Every tool is defined as a typed TypeScript object conforming to the \code{Tool<Input, Output, Progress>} interface in \file{src/Tool.ts} (793 lines). The interface includes over 30 methods; the design-critical ones are:

\begin{lstlisting}[language=TypeScript, caption={Key \texttt{Tool} interface methods.}, label={lst:tool}]
interface Tool<Input, Output, Progress> {
  // Semantic concurrency annotation (per-input, not per-tool)
  isConcurrencySafe(input: Input): boolean

  // Destructiveness annotation for UI warnings
  isDestructive?(input: Input): boolean

  // Permission check: returns allow/deny/ask
  checkPermissions(input: Input, ctx: ToolUseContext):
    Promise<PermissionResult>

  // Context modifier: tools can reshape subsequent context
  contextModifier?(result: Output, ctx: ToolUseContext):
    ToolUseContext

  // Result size budgeting
  maxResultSizeChars: number

  // Progress streaming
  onProgress?(progress: Progress, ctx: ToolUseContext): void
}
\end{lstlisting}

Two aspects deserve particular attention.

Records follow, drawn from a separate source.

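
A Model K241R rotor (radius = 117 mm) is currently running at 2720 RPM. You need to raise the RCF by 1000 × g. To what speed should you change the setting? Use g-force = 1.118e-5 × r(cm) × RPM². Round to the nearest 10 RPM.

N₂ ≈ 3880 RPM

r = 117 mm = 11.7 cm
Current RCF = 1.118 × 10⁻⁵ × 11.7 × (2720)² = 1.118 × 10⁻⁵ × 11.7 × 7,398,400 ≈ 967.8 × g
Target RCF = 967.8 + 1,000 = 1,967.8 × g
N² = 1,967.8 / (13.0806 × 10⁻⁵) = 15,043,652
N ≈ √15,043,652 ≈ 3,878.6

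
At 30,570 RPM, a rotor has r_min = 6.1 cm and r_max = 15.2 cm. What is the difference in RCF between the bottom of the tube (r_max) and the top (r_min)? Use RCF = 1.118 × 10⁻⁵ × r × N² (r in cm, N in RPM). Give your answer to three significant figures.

≈ 95100 x g

RCF_max = 1.118 × 10⁻⁵ × 15.2 × (30570)² = 1.118 × 10⁻⁵ × 15.2 × 934,524,900 ≈ 158,809.4 × g
RCF_min = 1.118 × 10⁻⁵ × 6.1 × (30570)² = 1.118 × 10⁻⁵ × 6.1 × 934,524,900 ≈ 63,732.7 × g
ΔRCF = 158,809.4 − 63,732.7 = 95,076.7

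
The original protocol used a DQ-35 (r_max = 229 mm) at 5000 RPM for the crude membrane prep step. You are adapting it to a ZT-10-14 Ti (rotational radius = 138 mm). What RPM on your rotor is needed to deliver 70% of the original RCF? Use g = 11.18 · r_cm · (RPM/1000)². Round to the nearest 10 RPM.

≈ 5390 RPM

Original rotor: r = 229 mm = 22.9 cm
RCF_original = 11.18 × 22.9 × (5)² = 11.18 × 22.9 × 25 ≈ 6,400.5 × g
Target RCF = 0.7 × 6,400.5 ≈ 4,480.3 × g
Your rotor: r = 138 mm = 13.8 cm
4,480.3 = 11.18 × 13.8 × (N/1000)²
(N/1000)² = 4,480.3 / 154.284 = 29.0393
N = 1000 × √29.0393 ≈ 5,388.8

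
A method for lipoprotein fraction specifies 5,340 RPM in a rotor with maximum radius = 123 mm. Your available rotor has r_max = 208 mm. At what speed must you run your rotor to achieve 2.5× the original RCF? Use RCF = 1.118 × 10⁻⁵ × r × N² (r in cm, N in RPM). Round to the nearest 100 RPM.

≈ 6500 RPM

Original rotor: r = 123 mm = 12.3 cm
RCF_original = 1.118 × 10⁻⁵ × 12.3 × (5340)² = 1.118 × 10⁻⁵ × 12.3 × 28,515,600 ≈ 3,921.3 × g
Target RCF = 2.5 × 3,921.3 ≈ 9,803.2 × g
Your rotor: r = 208 mm = 20.8 cm
9,803.2 = 1.118 × 10⁻⁵ × 20.8 × N²
N² = 9,803.2 / (23.2544 × 10⁻⁵) = 42,156,323
N ≈ √42,156,323 ≈ 6,492.8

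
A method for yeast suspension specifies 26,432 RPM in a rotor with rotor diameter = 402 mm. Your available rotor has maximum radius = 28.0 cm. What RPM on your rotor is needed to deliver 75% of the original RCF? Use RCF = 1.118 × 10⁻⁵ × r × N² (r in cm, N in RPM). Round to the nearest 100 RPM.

19400 RPM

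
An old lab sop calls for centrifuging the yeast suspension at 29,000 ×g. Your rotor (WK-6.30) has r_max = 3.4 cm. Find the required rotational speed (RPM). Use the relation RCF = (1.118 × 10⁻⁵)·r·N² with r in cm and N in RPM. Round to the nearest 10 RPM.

≈ 27620 RPM

RCF = 1.118 × 10⁻⁵ × r × N²
29,000 = 1.118 × 10⁻⁵ × 3.4 × N²
N² = 29,000 / (3.8012 × 10⁻⁵) = 762,916,974
N ≈ √762,916,974 ≈ 27,621.0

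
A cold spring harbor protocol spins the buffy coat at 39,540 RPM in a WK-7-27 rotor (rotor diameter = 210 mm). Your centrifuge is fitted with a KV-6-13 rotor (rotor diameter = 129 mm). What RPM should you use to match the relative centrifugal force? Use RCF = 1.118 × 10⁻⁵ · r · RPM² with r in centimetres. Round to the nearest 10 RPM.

50450 RPM

Original rotor: r = 210 mm / 2 = 105 mm = 10.5 cm
RCF = 1.118 × 10⁻⁵ × r × N²
RCF_original = 1.118 × 10⁻⁵ × 10.5 × (39540)² = 1.118 × 10⁻⁵ × 10.5 × 1,563,411,600 ≈ 183,528.9 × g
Your rotor: r = 129 mm / 2 = 64.5 mm = 6.45 cm
183,528.9 = 1.118 × 10⁻⁵ × 6.45 × N²
N² = 183,528.9 / (7.2111 × 10⁻⁵) = 2,545,088,821
N ≈ √2,545,088,821 ≈ 50,448.9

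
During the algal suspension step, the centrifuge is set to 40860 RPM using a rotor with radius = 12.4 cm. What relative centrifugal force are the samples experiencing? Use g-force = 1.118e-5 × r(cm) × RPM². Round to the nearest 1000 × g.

≈ 231000 x g

RCF = 1.118 × 10⁻⁵ × 12.4 × (40860)² = 1.118 × 10⁻⁵ × 12.4 × 1,669,539,600 ≈ 231,451.6 × g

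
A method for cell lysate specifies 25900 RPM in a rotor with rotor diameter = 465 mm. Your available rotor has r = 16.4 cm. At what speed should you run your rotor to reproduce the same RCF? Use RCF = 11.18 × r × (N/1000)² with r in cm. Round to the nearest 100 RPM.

Original rotor: r = 465 mm / 2 = 232.5 mm = 23.25 cm
RCF_original = 11.18 × 23.25 × (25.9)² = 11.18 × 23.25 × 670.81 ≈ 174,367 × g
174,367 = 11.18 × 16.4 × (N/1000)²
(N/1000)² = 174,367 / 183.352 = 950.9959
N = 1000 × √950.9959 ≈ 30,838.2

≈ 30800 RPM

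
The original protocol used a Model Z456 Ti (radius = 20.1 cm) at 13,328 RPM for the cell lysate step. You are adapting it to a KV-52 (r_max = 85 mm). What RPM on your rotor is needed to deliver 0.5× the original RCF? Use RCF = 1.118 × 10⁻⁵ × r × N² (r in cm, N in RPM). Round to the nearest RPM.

RCF = 1.118 × 10⁻⁵ × r × N²
RCF_original = 1.118 × 10⁻⁵ × 20.1 × (13328)² = 1.118 × 10⁻⁵ × 20.1 × 177,635,584 ≈ 39,917.9 × g
Target RCF = 0.5 × 39,917.9 ≈ 19,959 × g
Your rotor: r = 85 mm = 8.5 cm
19,959 = 1.118 × 10⁻⁵ × 8.5 × N²
N² = 19,959 / (9.503 × 10⁻⁵) = 210,028,412
N ≈ √210,028,412 ≈ 14,492.4

≈ 14492 RPM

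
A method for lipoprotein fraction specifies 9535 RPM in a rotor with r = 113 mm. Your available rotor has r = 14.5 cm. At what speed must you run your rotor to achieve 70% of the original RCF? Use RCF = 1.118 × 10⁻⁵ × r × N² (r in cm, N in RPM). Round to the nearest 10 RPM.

≈ 7040 RPM

Original rotor: r = 113 mm = 11.3 cm
RCF_original = 1.118 × 10⁻⁵ × 11.3 × (9535)² = 1.118 × 10⁻⁵ × 11.3 × 90,916,225 ≈ 11,485.8 × g
Target RCF = 0.7 × 11,485.8 ≈ 8,040.1 × g
8,040.1 = 1.118 × 10⁻⁵ × 14.5 × N²
N² = 8,040.1 / (16.211 × 10⁻⁵) = 49,596,570
N ≈ √49,596,570 ≈ 7,042.5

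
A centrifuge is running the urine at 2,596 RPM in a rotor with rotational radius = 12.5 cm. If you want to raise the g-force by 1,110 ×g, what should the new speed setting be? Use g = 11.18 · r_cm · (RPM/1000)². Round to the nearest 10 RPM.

Current RCF = 11.18 × 12.5 × (2.596)² = 11.18 × 12.5 × 6.739216 ≈ 941.8 × g
Target RCF = 941.8 + 1,110 = 2,051.8 × g
(N/1000)² = 2,051.8 / 139.75 = 14.68193
N = 1000 × √14.68193 ≈ 3,831.7

N₂ ≈ 3830 RPM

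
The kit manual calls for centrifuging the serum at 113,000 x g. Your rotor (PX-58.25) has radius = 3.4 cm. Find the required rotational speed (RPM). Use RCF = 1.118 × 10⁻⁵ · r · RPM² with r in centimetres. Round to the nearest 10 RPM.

54520 RPM

113,000 = 1.118 × 10⁻⁵ × 3.4 × N²
N² = 113,000 / (3.8012 × 10⁻⁵) = 2,972,745,449
N ≈ √2,972,745,449 ≈ 54,522.9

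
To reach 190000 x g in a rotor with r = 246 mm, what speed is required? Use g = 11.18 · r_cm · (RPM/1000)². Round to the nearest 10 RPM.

26280 RPM

r = 246 mm = 24.6 cm
RCF = 11.18 × r × (N/1000)²
190,000 = 11.18 × 24.6 × (N/1000)²
(N/1000)² = 190,000 / 275.028 = 690.8388
N = 1000 × √690.8388 ≈ 26,283.8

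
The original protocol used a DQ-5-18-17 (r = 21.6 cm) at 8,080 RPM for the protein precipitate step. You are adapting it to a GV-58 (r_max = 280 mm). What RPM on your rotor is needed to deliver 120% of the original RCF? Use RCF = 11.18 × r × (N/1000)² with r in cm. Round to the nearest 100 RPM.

7800 RPM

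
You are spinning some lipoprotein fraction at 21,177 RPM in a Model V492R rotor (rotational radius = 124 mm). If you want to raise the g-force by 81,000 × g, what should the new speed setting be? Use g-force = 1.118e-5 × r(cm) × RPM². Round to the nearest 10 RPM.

r = 124 mm = 12.4 cm
Current RCF = 1.118 × 10⁻⁵ × 12.4 × (21177)² = 1.118 × 10⁻⁵ × 12.4 × 448,465,329 ≈ 62,171.6 × g
Target RCF = 62,171.6 + 81,000 = 143,171.6 × g
N² = 143,171.6 / (13.8632 × 10⁻⁵) = 1,032,745,686
N ≈ √1,032,745,686 ≈ 32,136.4

32140 RPM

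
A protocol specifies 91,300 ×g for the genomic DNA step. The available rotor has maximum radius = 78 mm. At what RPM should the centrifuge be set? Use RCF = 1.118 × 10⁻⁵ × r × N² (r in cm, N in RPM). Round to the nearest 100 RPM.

r = 78 mm = 7.8 cm
RCF = 1.118 × 10⁻⁵ × r × N²
91,300 = 1.118 × 10⁻⁵ × 7.8 × N²
N² = 91,300 / (8.7204 × 10⁻⁵) = 1,046,970,322
N ≈ √1,046,970,322 ≈ 32,356.9

32400 RPM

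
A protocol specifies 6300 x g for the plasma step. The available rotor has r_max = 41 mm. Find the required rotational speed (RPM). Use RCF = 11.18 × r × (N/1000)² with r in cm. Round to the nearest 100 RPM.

N ≈ 11700 RPM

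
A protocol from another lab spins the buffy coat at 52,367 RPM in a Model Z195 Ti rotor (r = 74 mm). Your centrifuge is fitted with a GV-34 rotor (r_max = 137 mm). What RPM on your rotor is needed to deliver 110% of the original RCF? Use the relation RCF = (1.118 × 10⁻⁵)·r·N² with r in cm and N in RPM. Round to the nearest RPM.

40365 RPM

Original rotor: r = 74 mm = 7.4 cm
RCF = 1.118 × 10⁻⁵ × r × N²
RCF_original = 1.118 × 10⁻⁵ × 7.4 × (52367)² = 1.118 × 10⁻⁵ × 7.4 × 2,742,302,689 ≈ 226,876.2 × g
Target RCF = 1.1 × 226,876.2 ≈ 249,563.8 × g
Your rotor: r = 137 mm = 13.7 cm
249,563.8 = 1.118 × 10⁻⁵ × 13.7 × N²
N² = 249,563.8 / (15.3166 × 10⁻⁵) = 1,629,368,137
N ≈ √1,629,368,137 ≈ 40,365.4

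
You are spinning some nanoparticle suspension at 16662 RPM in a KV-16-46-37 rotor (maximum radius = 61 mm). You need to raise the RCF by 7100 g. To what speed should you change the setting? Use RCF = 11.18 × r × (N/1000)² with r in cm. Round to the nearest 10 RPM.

N₂ ≈ 19540 RPM

r = 61 mm = 6.1 cm
Current RCF = 11.18 × 6.1 × (16.662)² = 11.18 × 6.1 × 277.622244 ≈ 18,933.3 × g
Target RCF = 18,933.3 + 7,100 = 26,033.3 × g
(N/1000)² = 26,033.3 / 68.198 = 381.7311
N = 1000 × √381.7311 ≈ 19,537.9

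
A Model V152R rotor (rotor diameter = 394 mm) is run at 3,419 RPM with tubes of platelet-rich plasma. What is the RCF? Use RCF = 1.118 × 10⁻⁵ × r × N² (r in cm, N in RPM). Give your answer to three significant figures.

r = 394 mm / 2 = 197 mm = 19.7 cm
RCF = 1.118 × 10⁻⁵ × 19.7 × (3419)² = 1.118 × 10⁻⁵ × 19.7 × 11,689,561 ≈ 2,574.6 × g

≈ 2570 × g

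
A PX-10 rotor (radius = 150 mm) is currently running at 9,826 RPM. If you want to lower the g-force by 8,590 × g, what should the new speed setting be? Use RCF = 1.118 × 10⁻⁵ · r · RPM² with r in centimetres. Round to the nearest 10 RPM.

≈ 6730 RPM

r = 150 mm = 15.0 cm
Current RCF = 1.118 × 10⁻⁵ × 15 × (9826)² = 1.118 × 10⁻⁵ × 15 × 96,550,276 ≈ 16,191.5 × g
Target RCF = 16,191.5 − 8,590 = 7,601.5 × g
N² = 7,601.5 / (16.77 × 10⁻⁵) = 45,327,967
N ≈ √45,327,967 ≈ 6,732.6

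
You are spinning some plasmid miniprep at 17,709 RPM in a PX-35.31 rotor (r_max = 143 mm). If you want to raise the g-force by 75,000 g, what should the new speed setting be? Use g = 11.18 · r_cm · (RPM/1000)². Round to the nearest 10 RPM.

≈ 27980 RPM

r = 143 mm = 14.3 cm
Current RCF = 11.18 × 14.3 × (17.709)² = 11.18 × 14.3 × 313.608681 ≈ 50,137.9 × g
Target RCF = 50,137.9 + 75,000 = 125,137.9 × g
(N/1000)² = 125,137.9 / 159.874 = 782.7283
N = 1000 × √782.7283 ≈ 27,977.3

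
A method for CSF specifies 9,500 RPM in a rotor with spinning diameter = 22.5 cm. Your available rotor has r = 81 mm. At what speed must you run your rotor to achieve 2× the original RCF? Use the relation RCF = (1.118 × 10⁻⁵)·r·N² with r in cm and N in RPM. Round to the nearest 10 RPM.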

First, \code{isConcurrencySafe} takes an \emph{input} argument, making the concurrency declaration \emph{per-invocation} rather than per-tool. For example, \code{FileReadTool} is always concurrent-safe, but \code{BashTool} may be safe or unsafe depending on the command. Second, \code{contextModifier} allows a tool to alter the \code{ToolUseContext} passed to subsequent tools in the same turn, enabling tool-to-tool state transfer without routing through the LLM.

The \code{buildTool} factory uses TypeScript conditional types to provide compile-time checked defaults:
\begin{lstlisting}[language=TypeScript, caption={Conditional-type default injection in \texttt{buildTool}.}]
type BuiltTool<D> = Omit<D, DefaultableToolKeys> & {
  [K in DefaultableToolKeys]-?: K extends keyof D
    ? undefined extends D[K] ? ToolDefaults[K] : D[K]
    : ToolDefaults[K]
}
\end{lstlisting}
This ensures all 40+ tool implementations pass a uniform compile-time interface check with zero runtime overhead.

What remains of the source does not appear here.